相続した不動産には今後住む予定もなく、空き家になってしまうなど、活用されない不動産の場合、維持管理費や固定資産税がかかるため、売却されてしまう可能性があります。
相続税が用意できない場合
相続税が用意できない場合、現金化しやすい不動産などは売却されてしまうケースが多いです。
相続税の申告と納税の期限は、「相続の開始を知った日の翌日から10ヶ月以内」です。相続税が用意できない場合には、売却して現金化し、期限までに納税資金を用意することが必要となります。
セゾンの相続 遺言サポートでスムーズな相続に備えよう!
遺言書の作成にはさまざまなルールや不明点が多くあります。
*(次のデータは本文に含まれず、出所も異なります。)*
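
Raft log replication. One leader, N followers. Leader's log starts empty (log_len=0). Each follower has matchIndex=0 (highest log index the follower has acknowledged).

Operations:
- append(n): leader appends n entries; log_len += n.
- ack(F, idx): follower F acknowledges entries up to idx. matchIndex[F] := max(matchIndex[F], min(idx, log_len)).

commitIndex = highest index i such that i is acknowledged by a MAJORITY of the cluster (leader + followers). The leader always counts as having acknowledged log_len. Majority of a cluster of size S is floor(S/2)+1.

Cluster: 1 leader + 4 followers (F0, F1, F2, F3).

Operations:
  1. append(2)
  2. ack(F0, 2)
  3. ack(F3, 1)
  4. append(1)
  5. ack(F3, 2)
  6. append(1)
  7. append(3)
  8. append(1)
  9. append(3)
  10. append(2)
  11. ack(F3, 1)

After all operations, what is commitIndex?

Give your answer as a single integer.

Op 1: append 2 -> log_len=2
Op 2: F0 acks idx 2 -> match: F0=2 F1=0 F2=0 F3=0; commitIndex=0
Op 3: F3 acks idx 1 -> match: F0=2 F1=0 F2=0 F3=1; commitIndex=1
Op 4: append 1 -> log_len=3
Op 5: F3 acks idx 2 -> match: F0=2 F1=0 F2=0 F3=2; commitIndex=2
Op 6: append 1 -> log_len=4
Op 7: append 3 -> log_len=7
Op 8: append 1 -> log_len=8
Op 9: append 3 -> log_len=11
Op 10: append 2 -> log_len=13
Op 11: F3 acks idx 1 -> match: F0=2 F1=0 F2=0 F3=2; commitIndex=2

Answer: 2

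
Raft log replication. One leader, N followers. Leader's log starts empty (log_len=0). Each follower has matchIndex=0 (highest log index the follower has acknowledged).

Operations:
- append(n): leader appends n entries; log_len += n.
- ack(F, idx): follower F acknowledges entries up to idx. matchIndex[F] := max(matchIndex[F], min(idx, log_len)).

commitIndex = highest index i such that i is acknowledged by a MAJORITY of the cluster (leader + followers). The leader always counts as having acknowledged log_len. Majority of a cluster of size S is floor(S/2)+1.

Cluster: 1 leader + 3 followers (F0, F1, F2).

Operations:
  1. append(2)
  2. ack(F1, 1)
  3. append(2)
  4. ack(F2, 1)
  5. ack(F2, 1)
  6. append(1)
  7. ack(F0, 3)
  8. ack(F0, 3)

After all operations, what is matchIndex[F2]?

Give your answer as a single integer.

Answer: 1

Derivation:
Op 1: append 2 -> log_len=2
Op 2: F1 acks idx 1 -> match: F0=0 F1=1 F2=0; commitIndex=0
Op 3: append 2 -> log_len=4
Op 4: F2 acks idx 1 -> match: F0=0 F1=1 F2=1; commitIndex=1
Op 5: F2 acks idx 1 -> match: F0=0 F1=1 F2=1; commitIndex=1
Op 6: append 1 -> log_len=5
Op 7: F0 acks idx 3 -> match: F0=3 F1=1 F2=1; commitIndex=1
Op 8: F0 acks idx 3 -> match: F0=3 F1=1 F2=1; commitIndex=1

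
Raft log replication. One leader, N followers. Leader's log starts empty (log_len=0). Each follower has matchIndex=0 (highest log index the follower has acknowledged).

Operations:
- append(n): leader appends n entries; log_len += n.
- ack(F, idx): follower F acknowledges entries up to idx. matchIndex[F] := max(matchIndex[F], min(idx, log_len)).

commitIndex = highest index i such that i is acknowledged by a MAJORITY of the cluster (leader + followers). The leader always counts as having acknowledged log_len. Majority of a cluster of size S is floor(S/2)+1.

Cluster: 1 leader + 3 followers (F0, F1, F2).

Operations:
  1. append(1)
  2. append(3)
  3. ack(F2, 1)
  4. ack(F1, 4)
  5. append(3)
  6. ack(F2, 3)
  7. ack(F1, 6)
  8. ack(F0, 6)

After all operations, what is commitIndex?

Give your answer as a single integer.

Op 1: append 1 -> log_len=1
Op 2: append 3 -> log_len=4
Op 3: F2 acks idx 1 -> match: F0=0 F1=0 F2=1; commitIndex=0
Op 4: F1 acks idx 4 -> match: F0=0 F1=4 F2=1; commitIndex=1
Op 5: append 3 -> log_len=7
Op 6: F2 acks idx 3 -> match: F0=0 F1=4 F2=3; commitIndex=3
Op 7: F1 acks idx 6 -> match: F0=0 F1=6 F2=3; commitIndex=3
Op 8: F0 acks idx 6 -> match: F0=6 F1=6 F2=3; commitIndex=6

Answer: 6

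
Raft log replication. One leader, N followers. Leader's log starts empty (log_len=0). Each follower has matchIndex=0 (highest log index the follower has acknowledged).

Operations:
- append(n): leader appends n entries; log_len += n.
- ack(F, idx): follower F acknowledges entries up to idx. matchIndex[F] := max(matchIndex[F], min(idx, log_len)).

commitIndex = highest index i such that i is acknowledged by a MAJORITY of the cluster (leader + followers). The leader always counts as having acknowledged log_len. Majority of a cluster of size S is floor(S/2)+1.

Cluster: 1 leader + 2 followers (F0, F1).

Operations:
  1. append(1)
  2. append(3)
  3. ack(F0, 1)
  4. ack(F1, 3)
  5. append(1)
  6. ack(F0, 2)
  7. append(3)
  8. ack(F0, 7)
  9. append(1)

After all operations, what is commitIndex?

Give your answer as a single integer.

Answer: 7

Derivation:
Op 1: append 1 -> log_len=1
Op 2: append 3 -> log_len=4
Op 3: F0 acks idx 1 -> match: F0=1 F1=0; commitIndex=1
Op 4: F1 acks idx 3 -> match: F0=1 F1=3; commitIndex=3
Op 5: append 1 -> log_len=5
Op 6: F0 acks idx 2 -> match: F0=2 F1=3; commitIndex=3
Op 7: append 3 -> log_len=8
Op 8: F0 acks idx 7 -> match: F0=7 F1=3; commitIndex=7
Op 9: append 1 -> log_len=9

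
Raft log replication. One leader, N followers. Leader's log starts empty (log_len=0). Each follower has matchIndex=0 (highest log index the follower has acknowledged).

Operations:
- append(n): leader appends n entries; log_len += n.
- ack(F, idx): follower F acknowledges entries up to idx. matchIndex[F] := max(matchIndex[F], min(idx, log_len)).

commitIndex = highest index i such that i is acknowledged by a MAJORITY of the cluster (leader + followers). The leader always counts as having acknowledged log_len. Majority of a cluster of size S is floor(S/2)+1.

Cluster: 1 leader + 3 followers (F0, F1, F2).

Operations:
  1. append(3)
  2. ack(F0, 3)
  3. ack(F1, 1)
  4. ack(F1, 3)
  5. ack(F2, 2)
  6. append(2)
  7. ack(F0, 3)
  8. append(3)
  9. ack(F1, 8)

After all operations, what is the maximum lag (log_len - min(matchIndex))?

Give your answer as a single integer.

Answer: 6

Derivation:
Op 1: append 3 -> log_len=3
Op 2: F0 acks idx 3 -> match: F0=3 F1=0 F2=0; commitIndex=0
Op 3: F1 acks idx 1 -> match: F0=3 F1=1 F2=0; commitIndex=1
Op 4: F1 acks idx 3 -> match: F0=3 F1=3 F2=0; commitIndex=3
Op 5: F2 acks idx 2 -> match: F0=3 F1=3 F2=2; commitIndex=3
Op 6: append 2 -> log_len=5
Op 7: F0 acks idx 3 -> match: F0=3 F1=3 F2=2; commitIndex=3
Op 8: append 3 -> log_len=8
Op 9: F1 acks idx 8 -> match: F0=3 F1=8 F2=2; commitIndex=3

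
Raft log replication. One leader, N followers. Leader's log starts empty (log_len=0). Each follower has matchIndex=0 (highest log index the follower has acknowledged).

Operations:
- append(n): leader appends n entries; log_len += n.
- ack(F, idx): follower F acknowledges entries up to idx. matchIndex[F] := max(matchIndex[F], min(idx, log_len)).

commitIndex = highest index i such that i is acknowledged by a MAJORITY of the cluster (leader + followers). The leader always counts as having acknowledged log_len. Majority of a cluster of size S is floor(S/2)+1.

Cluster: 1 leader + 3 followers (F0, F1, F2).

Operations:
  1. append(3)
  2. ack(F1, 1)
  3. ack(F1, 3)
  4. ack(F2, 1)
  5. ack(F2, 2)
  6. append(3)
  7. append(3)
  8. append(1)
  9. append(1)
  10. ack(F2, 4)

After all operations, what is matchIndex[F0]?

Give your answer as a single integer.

Answer: 0

Derivation:
Op 1: append 3 -> log_len=3
Op 2: F1 acks idx 1 -> match: F0=0 F1=1 F2=0; commitIndex=0
Op 3: F1 acks idx 3 -> match: F0=0 F1=3 F2=0; commitIndex=0
Op 4: F2 acks idx 1 -> match: F0=0 F1=3 F2=1; commitIndex=1
Op 5: F2 acks idx 2 -> match: F0=0 F1=3 F2=2; commitIndex=2
Op 6: append 3 -> log_len=6
Op 7: append 3 -> log_len=9
Op 8: append 1 -> log_len=10
Op 9: append 1 -> log_len=11
Op 10: F2 acks idx 4 -> match: F0=0 F1=3 F2=4; commitIndex=3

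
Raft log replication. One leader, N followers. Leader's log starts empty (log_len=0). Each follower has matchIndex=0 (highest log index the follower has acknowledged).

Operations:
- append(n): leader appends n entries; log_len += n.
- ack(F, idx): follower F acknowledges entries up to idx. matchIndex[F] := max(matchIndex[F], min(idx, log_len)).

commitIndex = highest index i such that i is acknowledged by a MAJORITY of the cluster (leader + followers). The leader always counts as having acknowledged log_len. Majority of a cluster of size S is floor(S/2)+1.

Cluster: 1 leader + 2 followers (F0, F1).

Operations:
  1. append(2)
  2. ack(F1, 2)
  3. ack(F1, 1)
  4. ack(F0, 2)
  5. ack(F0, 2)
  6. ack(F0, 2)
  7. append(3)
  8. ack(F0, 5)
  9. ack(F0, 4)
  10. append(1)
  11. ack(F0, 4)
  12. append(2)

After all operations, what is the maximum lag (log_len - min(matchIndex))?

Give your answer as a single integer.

Answer: 6

Derivation:
Op 1: append 2 -> log_len=2
Op 2: F1 acks idx 2 -> match: F0=0 F1=2; commitIndex=2
Op 3: F1 acks idx 1 -> match: F0=0 F1=2; commitIndex=2
Op 4: F0 acks idx 2 -> match: F0=2 F1=2; commitIndex=2
Op 5: F0 acks idx 2 -> match: F0=2 F1=2; commitIndex=2
Op 6: F0 acks idx 2 -> match: F0=2 F1=2; commitIndex=2
Op 7: append 3 -> log_len=5
Op 8: F0 acks idx 5 -> match: F0=5 F1=2; commitIndex=5
Op 9: F0 acks idx 4 -> match: F0=5 F1=2; commitIndex=5
Op 10: append 1 -> log_len=6
Op 11: F0 acks idx 4 -> match: F0=5 F1=2; commitIndex=5
Op 12: append 2 -> log_len=8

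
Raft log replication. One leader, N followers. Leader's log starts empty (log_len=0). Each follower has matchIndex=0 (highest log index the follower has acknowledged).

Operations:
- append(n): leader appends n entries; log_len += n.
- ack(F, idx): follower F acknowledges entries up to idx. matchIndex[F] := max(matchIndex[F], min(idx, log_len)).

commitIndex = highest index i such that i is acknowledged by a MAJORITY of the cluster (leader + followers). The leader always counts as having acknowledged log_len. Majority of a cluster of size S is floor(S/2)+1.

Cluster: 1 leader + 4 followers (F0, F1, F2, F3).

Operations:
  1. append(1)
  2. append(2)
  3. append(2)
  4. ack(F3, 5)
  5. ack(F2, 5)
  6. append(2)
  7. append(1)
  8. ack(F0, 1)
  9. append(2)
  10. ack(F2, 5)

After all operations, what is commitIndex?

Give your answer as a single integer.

Op 1: append 1 -> log_len=1
Op 2: append 2 -> log_len=3
Op 3: append 2 -> log_len=5
Op 4: F3 acks idx 5 -> match: F0=0 F1=0 F2=0 F3=5; commitIndex=0
Op 5: F2 acks idx 5 -> match: F0=0 F1=0 F2=5 F3=5; commitIndex=5
Op 6: append 2 -> log_len=7
Op 7: append 1 -> log_len=8
Op 8: F0 acks idx 1 -> match: F0=1 F1=0 F2=5 F3=5; commitIndex=5
Op 9: append 2 -> log_len=10
Op 10: F2 acks idx 5 -> match: F0=1 F1=0 F2=5 F3=5; commitIndex=5

Answer: 5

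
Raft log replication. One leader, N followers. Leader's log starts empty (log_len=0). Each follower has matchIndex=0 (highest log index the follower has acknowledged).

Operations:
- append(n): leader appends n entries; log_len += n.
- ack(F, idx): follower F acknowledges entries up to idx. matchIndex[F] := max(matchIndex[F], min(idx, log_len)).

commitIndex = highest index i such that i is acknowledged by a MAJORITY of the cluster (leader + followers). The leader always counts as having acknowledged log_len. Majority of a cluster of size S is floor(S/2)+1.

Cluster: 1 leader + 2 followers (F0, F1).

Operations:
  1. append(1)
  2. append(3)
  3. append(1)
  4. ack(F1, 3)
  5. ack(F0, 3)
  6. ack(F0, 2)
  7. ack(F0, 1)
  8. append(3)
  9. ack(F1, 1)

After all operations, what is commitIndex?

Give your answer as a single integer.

Answer: 3

Derivation:
Op 1: append 1 -> log_len=1
Op 2: append 3 -> log_len=4
Op 3: append 1 -> log_len=5
Op 4: F1 acks idx 3 -> match: F0=0 F1=3; commitIndex=3
Op 5: F0 acks idx 3 -> match: F0=3 F1=3; commitIndex=3
Op 6: F0 acks idx 2 -> match: F0=3 F1=3; commitIndex=3
Op 7: F0 acks idx 1 -> match: F0=3 F1=3; commitIndex=3
Op 8: append 3 -> log_len=8
Op 9: F1 acks idx 1 -> match: F0=3 F1=3; commitIndex=3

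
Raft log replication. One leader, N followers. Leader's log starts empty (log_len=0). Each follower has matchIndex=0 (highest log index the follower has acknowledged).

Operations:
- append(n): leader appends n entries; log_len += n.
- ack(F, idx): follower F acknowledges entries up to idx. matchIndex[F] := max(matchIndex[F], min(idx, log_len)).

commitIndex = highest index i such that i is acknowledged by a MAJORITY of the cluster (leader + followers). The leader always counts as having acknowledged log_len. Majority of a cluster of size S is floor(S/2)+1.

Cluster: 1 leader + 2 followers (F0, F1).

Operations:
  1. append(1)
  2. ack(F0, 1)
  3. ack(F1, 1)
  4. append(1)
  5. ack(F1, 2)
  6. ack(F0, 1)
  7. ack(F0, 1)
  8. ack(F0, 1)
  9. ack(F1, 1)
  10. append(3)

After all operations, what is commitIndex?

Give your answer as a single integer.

Op 1: append 1 -> log_len=1
Op 2: F0 acks idx 1 -> match: F0=1 F1=0; commitIndex=1
Op 3: F1 acks idx 1 -> match: F0=1 F1=1; commitIndex=1
Op 4: append 1 -> log_len=2
Op 5: F1 acks idx 2 -> match: F0=1 F1=2; commitIndex=2
Op 6: F0 acks idx 1 -> match: F0=1 F1=2; commitIndex=2
Op 7: F0 acks idx 1 -> match: F0=1 F1=2; commitIndex=2
Op 8: F0 acks idx 1 -> match: F0=1 F1=2; commitIndex=2
Op 9: F1 acks idx 1 -> match: F0=1 F1=2; commitIndex=2
Op 10: append 3 -> log_len=5

Answer: 2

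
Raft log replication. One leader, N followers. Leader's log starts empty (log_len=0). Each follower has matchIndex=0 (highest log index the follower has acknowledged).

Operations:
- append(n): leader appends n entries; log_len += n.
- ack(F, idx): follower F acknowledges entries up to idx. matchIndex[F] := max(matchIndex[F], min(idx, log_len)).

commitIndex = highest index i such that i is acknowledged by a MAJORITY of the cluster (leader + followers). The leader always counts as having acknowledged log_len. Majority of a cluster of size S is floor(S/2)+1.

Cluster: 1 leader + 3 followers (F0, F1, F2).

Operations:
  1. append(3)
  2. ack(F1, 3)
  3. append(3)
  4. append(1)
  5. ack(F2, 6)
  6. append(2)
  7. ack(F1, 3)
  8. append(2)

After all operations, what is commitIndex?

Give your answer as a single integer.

Answer: 3

Derivation:
Op 1: append 3 -> log_len=3
Op 2: F1 acks idx 3 -> match: F0=0 F1=3 F2=0; commitIndex=0
Op 3: append 3 -> log_len=6
Op 4: append 1 -> log_len=7
Op 5: F2 acks idx 6 -> match: F0=0 F1=3 F2=6; commitIndex=3
Op 6: append 2 -> log_len=9
Op 7: F1 acks idx 3 -> match: F0=0 F1=3 F2=6; commitIndex=3
Op 8: append 2 -> log_len=11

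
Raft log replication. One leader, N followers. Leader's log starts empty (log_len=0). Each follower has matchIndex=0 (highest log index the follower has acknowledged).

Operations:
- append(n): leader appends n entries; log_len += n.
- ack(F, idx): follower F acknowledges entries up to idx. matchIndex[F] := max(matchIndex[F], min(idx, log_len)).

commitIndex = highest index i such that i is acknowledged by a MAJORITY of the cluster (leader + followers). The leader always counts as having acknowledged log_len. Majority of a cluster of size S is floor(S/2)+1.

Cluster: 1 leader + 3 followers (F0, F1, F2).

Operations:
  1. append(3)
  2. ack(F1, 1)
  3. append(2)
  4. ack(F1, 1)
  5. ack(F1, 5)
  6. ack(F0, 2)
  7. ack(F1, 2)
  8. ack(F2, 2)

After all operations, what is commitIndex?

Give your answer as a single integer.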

自己判断で作成すると、無効になったりトラブルにつながるリスクがあるため、専門家への相談をおすすめします。
遺言書の作成サポートは、遺言書や相続の専門家である「セゾンの相続 遺言サポート」にお任せください。
おわりに
この記事では、遺言書が必要な人についてや不動産に関する遺言書について、相続した不動産が売却されてしまうケースなどを紹介しました。とくに、不動産に関する遺言書について、さまざまなルールや注意点があるため、遺言が無効とならないよう注意しながら遺言の作成をおこなってください。
お困りの方は、専門家へのご相談をおすすめします。